FIGURE 7-8 The patient is in a continuous passive motion machine after arthroscopic elbow release. At our institution, we use a long-acting regional block that allows immediate use of this modality.
A nonsteroidal anti-inflammatory agent (e.g., Indocin) is commonly prescribed as a prophylaxis against heterotopic ossification for several weeks postoperatively. This also helps to limit inflammation of the joint and soft tissues during rehabilitation.

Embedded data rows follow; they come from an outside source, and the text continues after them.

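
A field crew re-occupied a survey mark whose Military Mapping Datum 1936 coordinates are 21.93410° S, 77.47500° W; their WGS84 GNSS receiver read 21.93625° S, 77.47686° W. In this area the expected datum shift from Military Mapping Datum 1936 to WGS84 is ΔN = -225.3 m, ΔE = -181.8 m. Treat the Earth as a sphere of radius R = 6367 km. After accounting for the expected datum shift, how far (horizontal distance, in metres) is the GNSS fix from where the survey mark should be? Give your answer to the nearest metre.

17 m

Observed coordinate differences: Δφ = -0.00215°, Δλ = -0.00186°.
Converting to metres (1° lat = 111125 m, cos φ = 0.927614): observed ΔN = -238.9 m, observed ΔE = -191.7 m.
Subtracting the expected shift leaves a residual of -238.9 − (-225.3) = -13.6 m north and -191.7 − (-181.8) = -9.9 m east.
Residual distance = √((-13.6)² + (-9.9)²) = 16.9 m.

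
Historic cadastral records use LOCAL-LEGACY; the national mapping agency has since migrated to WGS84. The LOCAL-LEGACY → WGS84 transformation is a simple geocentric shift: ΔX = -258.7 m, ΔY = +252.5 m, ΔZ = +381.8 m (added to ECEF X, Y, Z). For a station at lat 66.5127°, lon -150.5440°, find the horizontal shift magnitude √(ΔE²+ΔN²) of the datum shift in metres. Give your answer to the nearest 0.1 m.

At φ = 66.5127°, λ = -150.5440°: sin φ = 0.917148, cos φ = 0.398546, sin λ = -0.491755, cos λ = -0.870734.
ΔE = −sin λ·ΔX + cos λ·ΔY = −(-0.491755)·(-258.7) + (-0.870734)·(252.5) = -347.08 m.
ΔN = −sin φ cos λ·ΔX − sin φ sin λ·ΔY + cos φ·ΔZ = −(0.917148)(-0.870734)(-258.7) − (0.917148)(-0.491755)(252.5) + (0.398546)(381.8) = 59.45 m.
Horizontal magnitude = √(ΔE² + ΔN²) = √((-347.08)² + 59.45²) = 352.13 m.

352.1 m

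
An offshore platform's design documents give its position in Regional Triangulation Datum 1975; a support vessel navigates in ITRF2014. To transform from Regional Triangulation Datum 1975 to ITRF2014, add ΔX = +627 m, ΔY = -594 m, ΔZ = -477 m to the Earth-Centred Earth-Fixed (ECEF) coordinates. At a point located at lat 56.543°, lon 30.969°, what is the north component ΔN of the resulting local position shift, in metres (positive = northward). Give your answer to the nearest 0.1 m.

At φ = 56.543°, λ = 30.969°: sin φ = 0.834300, cos φ = 0.551311, sin λ = 0.514574, cos λ = 0.857446.
ΔN = −sin φ cos λ·ΔX − sin φ sin λ·ΔY + cos φ·ΔZ = −(0.834300)(0.857446)(627) − (0.834300)(0.514574)(-594) + (0.551311)(-477) = -456.50 m.

ΔN = -456.5 m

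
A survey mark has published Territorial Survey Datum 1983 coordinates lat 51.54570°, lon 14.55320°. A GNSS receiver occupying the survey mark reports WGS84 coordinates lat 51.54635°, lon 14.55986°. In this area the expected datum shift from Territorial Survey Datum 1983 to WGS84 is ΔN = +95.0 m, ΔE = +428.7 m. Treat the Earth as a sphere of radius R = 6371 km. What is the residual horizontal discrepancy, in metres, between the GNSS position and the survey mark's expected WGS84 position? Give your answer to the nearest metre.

39 m

Observed coordinate differences: Δφ = +0.00065°, Δλ = +0.00666°.
Converting to metres (1° lat = 111195 m, cos φ = 0.621890): observed ΔN = 72.3 m, observed ΔE = 460.5 m.
Subtracting the expected shift leaves a residual of 72.3 − (95.0) = -22.7 m north and 460.5 − (428.7) = 31.8 m east.
Residual distance = √((-22.7)² + 31.8²) = 39.1 m.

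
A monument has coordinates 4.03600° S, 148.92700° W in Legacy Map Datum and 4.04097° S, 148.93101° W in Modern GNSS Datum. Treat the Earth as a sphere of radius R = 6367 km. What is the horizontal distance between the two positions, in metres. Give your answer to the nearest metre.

709 m

Δφ = -4.04097° − -4.03600° = -0.00497°; Δλ = -148.93101° − -148.92700° = -0.00401°.
1° along a meridian = πR/180 = 111125 m.
ΔN = Δφ × 111125 = -552.3 m; ΔE = Δλ × 111125 × cos(-4.03600°) = -0.00401 × 111125 × 0.997520 = -444.5 m.
Distance = √(ΔE² + ΔN²) = √((-444.5)² + (-552.3)²) = 709.0 m.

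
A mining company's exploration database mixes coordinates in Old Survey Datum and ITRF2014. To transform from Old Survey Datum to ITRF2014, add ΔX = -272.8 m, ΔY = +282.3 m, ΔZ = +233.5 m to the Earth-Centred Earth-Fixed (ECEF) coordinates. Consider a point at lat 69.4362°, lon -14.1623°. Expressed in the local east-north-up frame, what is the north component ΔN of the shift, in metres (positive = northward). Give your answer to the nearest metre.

ΔN = 394 m

At φ = 69.4362°, λ = -14.1623°: sin φ = 0.936282, cos φ = 0.351250, sin λ = -0.244669, cos λ = 0.969607.
ΔN = −sin φ cos λ·ΔX − sin φ sin λ·ΔY + cos φ·ΔZ = −(0.936282)(0.969607)(-272.8) − (0.936282)(-0.244669)(282.3) + (0.351250)(233.5) = 394.34 m.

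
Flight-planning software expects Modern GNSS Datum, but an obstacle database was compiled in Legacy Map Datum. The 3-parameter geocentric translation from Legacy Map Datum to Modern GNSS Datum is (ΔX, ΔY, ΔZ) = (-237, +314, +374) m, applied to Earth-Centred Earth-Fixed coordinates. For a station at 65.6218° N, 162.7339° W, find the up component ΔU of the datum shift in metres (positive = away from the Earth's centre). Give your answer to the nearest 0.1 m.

At φ = 65.6218°, λ = -162.7339°: sin φ = 0.910841, cos φ = 0.412758, sin λ = -0.296810, cos λ = -0.954937.
ΔU = cos φ cos λ·ΔX + cos φ sin λ·ΔY + sin φ·ΔZ = (0.412758)(-0.954937)(-237) + (0.412758)(-0.296810)(314) + (0.910841)(374) = 395.60 m.

ΔU = 395.6 m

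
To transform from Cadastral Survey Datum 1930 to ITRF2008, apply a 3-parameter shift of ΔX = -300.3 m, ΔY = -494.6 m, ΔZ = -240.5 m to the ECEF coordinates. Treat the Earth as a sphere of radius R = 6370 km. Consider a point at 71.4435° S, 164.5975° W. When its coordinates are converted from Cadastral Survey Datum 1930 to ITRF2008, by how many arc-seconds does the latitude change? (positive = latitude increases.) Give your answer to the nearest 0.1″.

Δφ = 10.4″

sin φ = -0.948010, cos φ = 0.318240, sin λ = -0.265598, cos λ = -0.964084.
North component: ΔN = −sin φ cos λ·ΔX − sin φ sin λ·ΔY + cos φ·ΔZ = −(-0.948010)(-0.964084)(-300.3) − (-0.948010)(-0.265598)(-494.6) + (0.318240)(-240.5) = 322.46 m.
1° of latitude spans πR/180 = 111177 m, so Δφ = 322.46 / 111177 × 3600 = 10.442″.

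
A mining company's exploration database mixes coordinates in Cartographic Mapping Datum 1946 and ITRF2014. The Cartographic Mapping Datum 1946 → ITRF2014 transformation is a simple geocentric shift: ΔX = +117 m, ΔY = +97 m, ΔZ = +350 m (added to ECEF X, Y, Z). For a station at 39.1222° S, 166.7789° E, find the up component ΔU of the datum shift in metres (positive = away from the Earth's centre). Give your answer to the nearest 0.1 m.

The local up (radial) axis is (cos φ cos λ, cos φ sin λ, sin φ), giving ΔU = -88.363 + 17.211 − 220.842 = -291.99 m.

ΔU = -292.0 m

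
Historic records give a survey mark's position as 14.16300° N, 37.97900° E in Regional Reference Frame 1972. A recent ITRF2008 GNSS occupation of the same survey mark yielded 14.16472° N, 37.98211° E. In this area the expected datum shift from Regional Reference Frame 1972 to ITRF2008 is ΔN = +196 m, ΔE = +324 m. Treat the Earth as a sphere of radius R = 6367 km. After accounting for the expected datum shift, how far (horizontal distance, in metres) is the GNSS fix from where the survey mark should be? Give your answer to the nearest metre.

Observed coordinate differences: Δφ = +0.00172°, Δλ = +0.00311°.
Converting to metres (1° lat = 111125 m, cos φ = 0.969604): observed ΔN = 191.1 m, observed ΔE = 335.1 m.
Subtracting the expected shift leaves a residual of 191.1 − (196) = -4.9 m north and 335.1 − (324) = 11.1 m east.
Residual distance = √((-4.9)² + 11.1²) = 12.1 m.

12 m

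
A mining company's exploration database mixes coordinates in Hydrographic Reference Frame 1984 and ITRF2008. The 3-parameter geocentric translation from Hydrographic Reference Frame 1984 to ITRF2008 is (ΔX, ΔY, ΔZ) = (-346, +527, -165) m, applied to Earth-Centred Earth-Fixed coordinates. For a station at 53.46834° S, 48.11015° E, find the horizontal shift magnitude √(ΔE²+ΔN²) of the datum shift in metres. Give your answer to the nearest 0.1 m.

The local east axis at (φ, λ) is (−sin λ, cos λ, 0), so ΔE = −sin(48.11015°)·(-346) + cos(48.11015°)·527 = 609.45 m.
The local north axis is (−sin φ cos λ, −sin φ sin λ, cos φ), giving ΔN = -185.635 + 315.236 − 98.219 = 31.38 m.
Horizontal magnitude = √(ΔE² + ΔN²) = √(609.45² + 31.38²) = 610.26 m.

610.3 m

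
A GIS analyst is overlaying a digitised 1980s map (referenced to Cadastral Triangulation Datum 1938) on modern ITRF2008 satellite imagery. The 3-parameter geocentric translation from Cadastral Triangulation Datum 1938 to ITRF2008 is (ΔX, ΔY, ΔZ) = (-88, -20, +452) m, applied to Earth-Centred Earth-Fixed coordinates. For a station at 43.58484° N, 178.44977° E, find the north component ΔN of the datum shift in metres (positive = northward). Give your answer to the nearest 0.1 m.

At φ = 43.58484°, λ = 178.44977°: sin φ = 0.689428, cos φ = 0.724354, sin λ = 0.027053, cos λ = -0.999634.
ΔN = −sin φ cos λ·ΔX − sin φ sin λ·ΔY + cos φ·ΔZ = −(0.689428)(-0.999634)(-88) − (0.689428)(0.027053)(-20) + (0.724354)(452) = 267.13 m.

ΔN = 267.1 m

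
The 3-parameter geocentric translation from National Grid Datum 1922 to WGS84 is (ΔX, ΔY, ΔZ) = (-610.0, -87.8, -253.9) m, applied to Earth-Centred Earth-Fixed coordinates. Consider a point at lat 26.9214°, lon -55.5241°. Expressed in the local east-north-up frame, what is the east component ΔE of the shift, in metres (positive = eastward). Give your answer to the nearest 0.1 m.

ΔE = -552.6 m

At φ = 26.9214°, λ = -55.5241°: sin φ = 0.452768, cos φ = 0.891628, sin λ = -0.824364, cos λ = 0.566060.
ΔE = −sin λ·ΔX + cos λ·ΔY = −(-0.824364)·(-610.0) + (0.566060)·(-87.8) = -552.56 m.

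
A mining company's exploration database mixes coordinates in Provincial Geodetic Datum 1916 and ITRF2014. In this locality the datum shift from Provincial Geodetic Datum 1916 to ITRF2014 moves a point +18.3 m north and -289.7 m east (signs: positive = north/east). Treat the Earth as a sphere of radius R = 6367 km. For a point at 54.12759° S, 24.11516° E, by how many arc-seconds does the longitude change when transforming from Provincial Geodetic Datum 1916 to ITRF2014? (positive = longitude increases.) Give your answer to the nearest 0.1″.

Δλ = -16.0″

At latitude -54.12759°, cos φ = 0.585982.
One radian of longitude at latitude φ spans R cos φ, so Δλ = ΔE / (R cos φ) = -289.7 / (6367000 × 0.585982) = -7.7648e-05 rad = -16.016″.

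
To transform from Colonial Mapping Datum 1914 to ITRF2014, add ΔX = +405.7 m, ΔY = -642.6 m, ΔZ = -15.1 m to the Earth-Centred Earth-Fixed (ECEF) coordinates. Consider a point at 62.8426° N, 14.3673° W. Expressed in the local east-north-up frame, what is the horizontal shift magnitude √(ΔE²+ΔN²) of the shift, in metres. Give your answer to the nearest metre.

At φ = 62.8426°, λ = -14.3673°: sin φ = 0.889756, cos φ = 0.456437, sin λ = -0.248137, cos λ = 0.968725.
ΔE = −sin λ·ΔX + cos λ·ΔY = −(-0.248137)·(405.7) + (0.968725)·(-642.6) = -521.83 m.
ΔN = −sin φ cos λ·ΔX − sin φ sin λ·ΔY + cos φ·ΔZ = −(0.889756)(0.968725)(405.7) − (0.889756)(-0.248137)(-642.6) + (0.456437)(-15.1) = -498.45 m.
Horizontal magnitude = √(ΔE² + ΔN²) = √((-521.83)² + (-498.45)²) = 721.64 m.

722 m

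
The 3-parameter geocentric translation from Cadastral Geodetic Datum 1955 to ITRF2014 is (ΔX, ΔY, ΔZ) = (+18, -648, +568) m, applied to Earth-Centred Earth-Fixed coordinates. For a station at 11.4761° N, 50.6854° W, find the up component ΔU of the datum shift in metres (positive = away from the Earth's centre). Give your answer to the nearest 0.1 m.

The local up (radial) axis is (cos φ cos λ, cos φ sin λ, sin φ), giving ΔU = 11.176 + 491.321 + 113.009 = 615.51 m.

ΔU = 615.5 m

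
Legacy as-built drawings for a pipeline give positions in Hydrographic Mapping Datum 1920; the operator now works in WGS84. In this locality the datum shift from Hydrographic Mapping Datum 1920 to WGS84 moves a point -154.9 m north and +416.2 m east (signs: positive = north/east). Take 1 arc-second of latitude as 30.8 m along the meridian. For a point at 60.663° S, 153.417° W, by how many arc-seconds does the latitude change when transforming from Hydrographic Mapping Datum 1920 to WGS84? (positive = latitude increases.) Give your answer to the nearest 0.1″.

1″ of latitude = 30.80 m, so Δφ = -154.9 / 30.80 = -5.029″.

Δφ = -5.0″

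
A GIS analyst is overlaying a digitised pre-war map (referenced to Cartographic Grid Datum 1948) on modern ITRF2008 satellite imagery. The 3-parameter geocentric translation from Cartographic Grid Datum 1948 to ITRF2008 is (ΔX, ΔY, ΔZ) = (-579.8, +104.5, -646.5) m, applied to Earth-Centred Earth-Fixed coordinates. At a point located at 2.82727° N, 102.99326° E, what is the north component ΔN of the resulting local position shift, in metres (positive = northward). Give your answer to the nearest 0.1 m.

ΔN = -657.2 m

The local north axis is (−sin φ cos λ, −sin φ sin λ, cos φ), giving ΔN = -6.430 − 5.023 − 645.713 = -657.17 m.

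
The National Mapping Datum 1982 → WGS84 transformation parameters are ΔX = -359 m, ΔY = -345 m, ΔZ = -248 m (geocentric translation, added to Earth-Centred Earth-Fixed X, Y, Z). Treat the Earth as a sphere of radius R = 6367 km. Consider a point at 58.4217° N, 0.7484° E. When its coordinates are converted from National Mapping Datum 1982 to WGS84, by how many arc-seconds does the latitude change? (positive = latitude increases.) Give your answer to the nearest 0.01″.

Δφ = 5.82″

sin φ = 0.851925, cos φ = 0.523663, sin λ = 0.013062, cos λ = 0.999915.
North component: ΔN = −sin φ cos λ·ΔX − sin φ sin λ·ΔY + cos φ·ΔZ = −(0.851925)(0.999915)(-359) − (0.851925)(0.013062)(-345) + (0.523663)(-248) = 179.79 m.
1° of latitude spans πR/180 = 111125 m, so Δφ = 179.79 / 111125 × 3600 = 5.824″.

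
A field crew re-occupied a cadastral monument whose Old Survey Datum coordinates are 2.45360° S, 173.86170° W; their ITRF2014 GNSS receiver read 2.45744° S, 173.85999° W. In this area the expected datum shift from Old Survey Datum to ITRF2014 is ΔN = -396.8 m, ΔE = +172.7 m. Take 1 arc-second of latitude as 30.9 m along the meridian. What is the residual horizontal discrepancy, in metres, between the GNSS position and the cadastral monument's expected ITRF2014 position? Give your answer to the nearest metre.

Observed coordinate differences: Δφ = -0.00384°, Δλ = +0.00171°.
Converting to metres (1° lat = 111240 m, cos φ = 0.999083): observed ΔN = -427.2 m, observed ΔE = 190.0 m.
Subtracting the expected shift leaves a residual of -427.2 − (-396.8) = -30.4 m north and 190.0 − (172.7) = 17.3 m east.
Residual distance = √((-30.4)² + 17.3²) = 35.0 m.

35 m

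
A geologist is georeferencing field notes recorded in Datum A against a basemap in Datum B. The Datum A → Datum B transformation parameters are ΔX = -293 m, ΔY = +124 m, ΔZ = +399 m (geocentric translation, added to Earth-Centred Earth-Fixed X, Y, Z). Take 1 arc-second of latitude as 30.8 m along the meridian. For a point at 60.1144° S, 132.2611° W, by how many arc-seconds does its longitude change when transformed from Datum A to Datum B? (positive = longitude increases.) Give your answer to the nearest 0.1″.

sin φ = -0.867022, cos φ = 0.498270, sin λ = -0.740088, cos λ = -0.672510.
East component: ΔE = −sin λ·ΔX + cos λ·ΔY = −(-0.740088)(-293) + (-0.672510)(124) = -300.24 m.
1° of latitude spans 3600 × 30.80 = 110880 m; at latitude φ, 1° of longitude spans that × cos φ = 55248.2 m, so Δλ = -300.24 / 55248.2 × 3600 = -19.564″.

Δλ = -19.6″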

The physician must follow these patients closely. Although most ultimate elbow motion is gained during the first 6 to 8 weeks, patients can continue to make gains in terminal flexion and extension for several months postoperatively. With proper patient selection, results can be gratifying, with predictable recovery of a functional arc of elbow motion and pain relief (Fig. 7-9).14–18

FIGURE 7-9 Preoperative (A) and postoperative (B) lateral radiographs were obtained for the patient depicted in Figure 7-7. He developed a post-traumatic elbow contracture, with preoperative motion measuring approximately 45 to 105 degrees. Notice the deepening of the anterior fossa above the trochlea and capitellum and removal of the posterior olecranon spur. Clinical photographs taken 1 week after arthroscopic elbow release show early improvement in elbow extension (C) and flexion (D).
CONCLUSIONS
Arthroscopic release of the stiff elbow requires a high degree of surgical skill and knowledge of the bony and soft tissue anatomy of the elbow. In properly selected patient, this procedure can have gratifying results that are similar to those of traditional open procedures. Care must be taken to ensure proper visualization, management of fluid extravasation, and protection of important neurovascular structures. If any doubt exists, the surgeon must be prepared to convert to an open procedure.